Porn Valley- As the porn film Deep Throat, www.arrowfreedom.com continued to grow in the mainstream consciousness, more and more taxpayers' dollars were wasted in trials prosecuting it. The Binghamton Trial in New York during the Seventies was one such instance. The trial is profiled in a behind the scenes segment for the documentary Inside Deep Throat. Binghamton, for the time, was considered an unlikely place by some but, obviously, quite appropriate for those prosecuting it because it was a conservative town populated by IBM.
Gerald Smith, the town and county historian, gives an overview of the events surrounding the trial, noting that the town is so provincial a favorite saying is, "If it's yesterday, it must be Binghamton." Smith says the town, likewise, tends to be a couple of years behind the times in fashion and things move a lot slower there.
"Binghamton is a very conservative place," agrees Dave Rossie of the newspaper The Press & Sun Bulletin. "Almost sometime to the point of being stuffy."
Binghamton is a remnant of its heyday as an industrial town from the 1870's to the 1940's, Smith goes on to say. Richard Kras, a theater owner, points out the influence IBM exerted on Binghamton from its beginnings there.
"The flight simulator was also found here," he adds. "In the late Seventies and Early Eighties it was a very booming town because if IBM."
A retired teacher named Dee Stulcup recalls the mores as being extremely conservative and there would be this tendency to imbibe alcohol behind drawn down shades. Stulcup remembered one such instance like that when she was invited to an IBM gathering. Stulcup also remembers talking to her husband about the movie only to watch the color rise in his face. They finally went to see the movie.
Smith says Deep Throat raised a huge furor in Binghamton and a lot of people saw it as an invasion of immoral activity into the area. Frank Schofield, a movie projectionist for 56 years, remembered the first movie he ever ran a film- it was Bambi. Schofield says he and his wife went to see Deep Throat.
"Out of pure curiosity," Schofield adds, noting that his wife was quite affected by it. "But she felt safe because she was a married lady. I sat there and held hands with my wife. It affected me too."
Smith had just turned 18 but felt it prudent to avoid seeing the movie because he was living with his parents at the time and knew better not to see it if he wanted to continue that arrangement. Smith says the film made a big splash when officials seized it from The Strand Theater. The theater owners decided to fight it.
"The Binghamton trial didn't look like a favorable city for a verdict of acquittal," says Charles Winnock who sat on the jury.
"Because of our defense, this case was a burlesque," recalls James Barber who was the defense attorney. "It [Deep Throat] took a serious subject and treated it in a humorous way."
Winnock notes that almost all of the adult films prior to that time had a heavy breathing quality but for the first time you had a light touch and humor in one.

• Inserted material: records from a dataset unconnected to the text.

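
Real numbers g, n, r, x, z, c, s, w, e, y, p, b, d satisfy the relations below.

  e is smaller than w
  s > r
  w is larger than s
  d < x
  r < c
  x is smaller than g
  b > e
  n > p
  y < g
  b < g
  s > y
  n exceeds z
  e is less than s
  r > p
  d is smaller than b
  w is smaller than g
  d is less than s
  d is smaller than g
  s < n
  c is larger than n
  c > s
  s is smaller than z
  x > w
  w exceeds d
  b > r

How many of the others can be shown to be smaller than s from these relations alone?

From s the given relations immediately reach e, r, y, d.
From those, p — 5 in total.
Nothing else is reachable below s; 5 in all.

5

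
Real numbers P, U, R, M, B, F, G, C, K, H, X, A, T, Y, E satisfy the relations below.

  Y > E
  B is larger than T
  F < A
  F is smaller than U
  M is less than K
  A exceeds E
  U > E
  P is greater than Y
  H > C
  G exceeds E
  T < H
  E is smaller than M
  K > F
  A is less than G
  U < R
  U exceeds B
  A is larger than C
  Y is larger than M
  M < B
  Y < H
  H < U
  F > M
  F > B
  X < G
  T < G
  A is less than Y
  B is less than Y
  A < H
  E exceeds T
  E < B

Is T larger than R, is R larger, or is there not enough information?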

"One of the themes of the film was to ridicule the search for the perfect orgasm," continues Winnock. "And people would do anything to achieve sexual fulfillment- all these were important subjects at the time." Winnock also felt that the character Linda Lovelace portrays in the film was presented in a very positive manner as a "questor"- someone seeking the truth and someone seeking a way of living better for herself.

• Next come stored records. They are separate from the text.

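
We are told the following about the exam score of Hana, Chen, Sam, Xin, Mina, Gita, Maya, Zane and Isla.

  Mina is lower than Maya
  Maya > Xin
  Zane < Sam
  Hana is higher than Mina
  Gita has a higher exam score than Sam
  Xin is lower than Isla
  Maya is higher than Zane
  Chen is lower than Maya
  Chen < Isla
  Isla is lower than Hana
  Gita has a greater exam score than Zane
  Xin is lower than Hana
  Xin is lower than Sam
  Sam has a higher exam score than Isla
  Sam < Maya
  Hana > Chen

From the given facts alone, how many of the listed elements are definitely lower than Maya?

6

Directly below Maya: Mina, Zane, Xin, Chen, Sam.
One step further: Isla (6 so far).
No other element is forced below Maya by the given relations, so the count is 6.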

"Deep Throat gave people a vocabulary of emotion that they simply had no knowledge of before," Winnock points out.
Defense attorney Barber says the use of the vulgar in front of a juror had to be handled delicately - particularly the word clitoris - that you had to be able to say the words without feeling embarrassed.
"We would practice in front of the secretary," notes Barber, recalling his opening and closing statements. "Everybody stumbled over it; I know for sure my face was red." Barber said the head of the juror was an engineer with IBM. "I was sure he would keep the jury on the straight and narrow."
Newsman Rossie says he would have made a "lousy prognosticator" because his bet was that the community would rise up in righteous indignation.
"I was sure that the jury would find the theater owners/the film owners guilty in a matter of minutes," says Rossie. Barber said the jury told the judge they didn't like the movie but under the law, the way the law was written, the movie wasn't obscene.
"Deep Throat changed the way we looked at ourselves; it changed the way we looked at our morals and our norms," says historian Smith summing up the events, noting that a couple of years later he did see portions of the movie in a super 8mm version.